According to analyst consensus, the 11 major North American pipeline companies analyzed by S&P Global Market Intelligence should mostly record year-over-year losses in both adjusted EBITDA and revenues. Compared with the third quarter of 2020, however, those metrics should mostly show gains after midstream firms found their pandemic footing. Only Kinder Morgan and MPLX are expected to record revenue losses compared with the previous financial quarter. Kinder Morgan's 2.1 Bcf/d Permian Highway Pipeline began commercial service Jan. 1 and Summit Midstream Partner's Double E Pipeline recently received authorization from the Federal Energy Regulatory Commission to start construction on the 1.35 Bcf/d project. Kinder Morgan reports earnings for the October-December 2020 period on Jan. 20.

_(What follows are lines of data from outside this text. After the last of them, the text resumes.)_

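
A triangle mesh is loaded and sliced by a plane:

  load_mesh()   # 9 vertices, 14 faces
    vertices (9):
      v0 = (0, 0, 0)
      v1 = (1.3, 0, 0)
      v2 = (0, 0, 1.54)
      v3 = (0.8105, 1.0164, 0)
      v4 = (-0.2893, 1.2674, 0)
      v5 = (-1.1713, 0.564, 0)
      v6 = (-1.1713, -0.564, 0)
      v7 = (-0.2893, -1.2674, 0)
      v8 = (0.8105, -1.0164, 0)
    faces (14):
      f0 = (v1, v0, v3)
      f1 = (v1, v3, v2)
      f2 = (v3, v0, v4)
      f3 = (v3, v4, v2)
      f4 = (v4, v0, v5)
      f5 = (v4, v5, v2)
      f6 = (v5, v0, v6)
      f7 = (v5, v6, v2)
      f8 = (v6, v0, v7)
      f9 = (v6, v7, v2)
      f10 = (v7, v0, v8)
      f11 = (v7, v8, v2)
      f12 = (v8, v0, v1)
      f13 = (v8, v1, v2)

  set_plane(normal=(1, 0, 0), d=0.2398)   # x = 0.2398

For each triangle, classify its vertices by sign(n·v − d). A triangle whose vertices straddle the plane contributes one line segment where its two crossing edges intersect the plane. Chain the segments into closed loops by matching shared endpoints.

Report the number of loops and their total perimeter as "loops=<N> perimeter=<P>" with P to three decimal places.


Straddling triangles (8 of 14):
  (v1,v0,v3) [+-+] → (0.2398, 0, 0)–(0.2398, 0.300719, 0)  len=0.3007
  (v1,v3,v2) [++-] → (0.2398, 0.300719, 1.08437)–(0.2398, 0, 1.25593)  len=0.3462
  (v3,v0,v4) [+--] → (0.2398, 0.300719, 0)–(0.2398, 1.14665, 0)  len=0.8459
  (v3,v4,v2) [+--] → (0.2398, 1.14665, 0)–(0.2398, 0.300719, 1.08437)  len=1.3753
  (v7,v0,v8) [--+] → (0.2398, -0.300719, 0)–(0.2398, -1.14665, 0)  len=0.8459
  (v7,v8,v2) [-+-] → (0.2398, -1.14665, 0)–(0.2398, -0.300719, 1.08437)  len=1.3753
  (v8,v0,v1) [+-+] → (0.2398, -0.300719, 0)–(0.2398, 0, 0)  len=0.3007
  (v8,v1,v2) [++-] → (0.2398, 0, 1.25593)–(0.2398, -0.300719, 1.08437)  len=0.3462

Chained into 1 loop(s):
  loop 1: 8 segments, perimeter = 5.7363
Total perimeter = 5.736

loops=1 perimeter=5.736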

Analysts are expecting more of the same dynamics from 2020 to persist in 2021.
"It kind of feels like déjà vu all over again," Raymond James analyst Justin Jenkins said in an interview about the set up going into fourth-quarter earnings. "To us it feels pretty benign and pretty good."
Meanwhile, the run-up in the benchmark Platts JKM has led to higher LNG flows to Asia from the Atlantic Basin. That has been supplemented by stronger storage draws in the European system. In particular, German storage is being drawn at record high levels, although European storage in general will remain above the five-year average through the balance of the month and JKM-TTF has blown out to a record $13/MMBtu, according to Platts Analytics.
" Even without a weather event in the US, the damage being inflicted on European storage will trickle back to the US market by Q2, with higher US LNG utilization expected to push Henry Hub to $3.35/MMBtu by this summer," Tudor, Pickering, Holt said.
Industry observers expect management teams to keep a tight leash on balance sheets.
"Everyone will be trying to take people's temperature on if oil prices go up and if companies keep adding rigs back, how quickly do you start spending money again, and I think we want to hear that they have no interest in spending money to invest in new projects sort of given the overcapacity situation," CBRE Clarion Securities portfolio manager Hinds Howard said in an interview.
CreditSights said Jan. 7 that the Permian Basin now has pipeline takeaway of 6.4 million b/d, well above projected volumes into 2023. Utilization of Permian to Gulf Coast pipelines, which have become the biggest money-maker thanks to crude oil exports, will drop from approximately 90% at the end of 2019 to about 65% this year.